Madeleine repentante © possible Georges de la Tour
Ou alors une copie (collection privée)

samedi 28 octobre 2023

Sonnets sertis. Immoler son enfant

Si la Voix m’avait dit d’immoler mon enfant,
J’aurais vu aussitôt un sorcier ou un mage.

Pourquoi le Créateur voudrait-il m’éprouver,
S'il avait fait naître chaque chose en ce monde ?
Sur Terre, en bien des lieux, hélas, il s’est trouvé
Des jardiniers sanglants qui tranchent et émondent.

Ils prétendent que Dieu, soudain, leur a soufflé
Qu’ils devaient dézinguer les impies qui abondent ;
Le refus des autres a ainsi camouflé,
Sous de nobles habits, des causes furibondes.

Ne voulant me trouver au rang de ces toqués,
Je me dirais que Dieu va empêcher ce crime,
Voulant, par conséquent, mon refus provoquer.

Comment demeurer pieux, si d’un coup on supprime
Sa propre chair, son sang ? Non, il veut me moquer,
Et qu’à délibérer, longuement je m’escrime.

Si ordonne, en ma tête, un être ivre de sang,
Je dois seul être l'ange empêchant un carnage.

Immoler son enfant © Le Caravage

vendredi 27 octobre 2023

Sonnets sertis. Sur un chêne être assis

Je me trouvais assis contre le tronc immense
D’un chêne qui avait bien plus de huit cents ans.

Je semblais un grillon sur une jambe humaine,
Sur cet arbre paru dans les âges lointains
Des croisés, des Mongols, loin de la Paix Romaine ;
Un demi-siècle bref de vécu palotin,

Face au Mathusalem des pentes cismontaines,
Qu’est-ce, à bien y songer, hors des piètres destins ?
Il faudrait que l’on boive à l’absconse fontaine
De jouvence, pour voir qu’il n’est rien de certain.

J’allais insignifiant, dans la mer simple goutte,
Sans emprise sur rien, subissant les courants,
Tout bonnement inapte à choisir d’autres routes.

Des gouttes semblables, que je vois m’entourant,
Protestent et s’écrient, mais nul ne les écoute :
Dans leur regard pâlit l’ultime espoir mourant.

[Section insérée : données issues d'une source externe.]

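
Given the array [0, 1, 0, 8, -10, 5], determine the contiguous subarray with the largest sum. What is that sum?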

Ta sève me transmet, (est-ce pure démence ?),
Une once de raison, tel un don apaisant.

Contre un arbre être assis © Mapomme

mardi 24 octobre 2023

Sonnets sertis. A l’aube du possible

Lorsque j’étais enfant, je croyais tout possible,
Tant la science avançait à vrais pas de géant.

L’homme allait dans l’espace, à l’assaut de la Lune,
Ou du monde inconnu des silences marins,
Où régnaient autrefois le dieu des flots Neptune
Et les vierges de l’onde à l’éclat ivoirin.

Les cerveaux enfantaient des idées opportunes,
Qui devaient apporter, dans le présent serein,
À tout innovateur, bientôt gloire et fortune ;
Au fourreau demeuraient tous les glaives d’airain.

Et puis, voilà qu’un jour, d’un coup le monde change :
L’inventeur au placard, règne le biznessman,
Qui, balayant le rêve, offre un piètre challenge.

La télé nous fourgue ce tout nouveau shaman,
Au clinquant plaqué or, sans les vertus de l’ange,
Au rictus révélant les crocs d’un doberman.

Un gadget pour projet laisse un goût indicible,
De l’espace plongeant vers l’abîme béant.

A l'aube du possible © Mapomme

dimanche 22 octobre 2023

Sonnets sertis. Mémoire sélective

Des femmes ont marqué le cinéma naissant,
Puis, lentement leur nom s’effaça des grimoires.

Poussière est leur renom et le vent de l’oubli
Vers des gouffres profonds, sournois, la dissémine ;
La mâle société d’une époque anoblit,
Ou estompe une aura, et même l’élimine.

Pionnière, Alice Guy aux U.S. s’établit,
Mais on perdit des films la plupart les bobines ;
La vamp Musidora au ciné accomplit
L’exploit d’être une star qui, sur l’écran, fascine.

Mémoire sélective, au support disparu,
Car on a recyclé nombre de pellicules,
Tu ne laissas pas même un seul morceau congru.

Ces pionnières lançant la magie ridicule,
Ont pourtant fasciné un public accouru,
Du futur neuvième Art, au bel A majuscule !

Leur oubli répété en tout art est blessant,
Mais la Cinémathèque honora leur mémoire.
Mémoire sélective © Mapomme
D'après une affiche des Vampires qui a donné naissance à la Vamp
Avec Musidora dans le rôle d'Irma Vep, anagramme de vampire.

Sonnets sertis. Le veau providentiel

Même s’il n’est fait d’or, idolâtrer un veau
Est un aveuglement fréquent en temps de crises.

Face aux nouveaux périls venant nous menacer,
On recherche un sauveur, sans voir ses dents pointues ;
À mère-grand songez, puisque par le passé,
Il l’a croquée d’un coup de sa gueule dentue.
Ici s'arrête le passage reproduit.